Ratatouille Penne Pasta
Arugula Salad
Ingredients
- 1 sweet onion, finely chopped
- 3 Tbsp olive oil
- 1 eggplant, diced
- 3 heirloom tomatoes, chopped
- 2 zucchini, chopped
- 1 bell pepper (any color), chopped
- 2 Tbsp chopped fresh basil
- 1 tsp fresh thyme leaves (or use ¼ tsp dried thyme)
- 1 (12-oz) pkg gluten-free penne pasta
- ½ cup freshly grated Parmesan cheese
Instructions
- Cook onion in hot oil in a large Dutch oven over medium heat 3 minutes or until tender; stir in eggplant. Cook 5 minutes or until eggplant is lightly browned.
- Stir in tomatoes, zucchini, bell pepper, basil, and thyme. Cook 10 minutes or until vegetables are tender. Season with salt and pepper to taste.
- Meanwhile, cook pasta according to package directions.

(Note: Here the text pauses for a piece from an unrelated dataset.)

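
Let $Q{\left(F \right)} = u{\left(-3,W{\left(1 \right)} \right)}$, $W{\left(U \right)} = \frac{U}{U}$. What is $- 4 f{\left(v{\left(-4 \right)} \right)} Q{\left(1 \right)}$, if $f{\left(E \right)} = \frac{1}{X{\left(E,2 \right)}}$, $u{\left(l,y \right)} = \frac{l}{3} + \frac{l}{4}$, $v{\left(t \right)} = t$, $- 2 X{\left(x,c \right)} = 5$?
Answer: $- \frac{14}{5} \approx -2.8$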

- Serve ratatouille mixture over pasta; sprinkle with cheese.
Side Dish Ingredients
- 2 Tbsp olive oil
- 1 Tbsp balsamic vinegar
- 1 tsp Dijon mustard
- 1 clove garlic, minced
- ¼ tsp salt
- 1 (5-oz) pkg baby arugula
Side Dish Instructions
- Whisk together oil, vinegar, mustard, garlic, and salt in a bowl. Add arugula, and toss.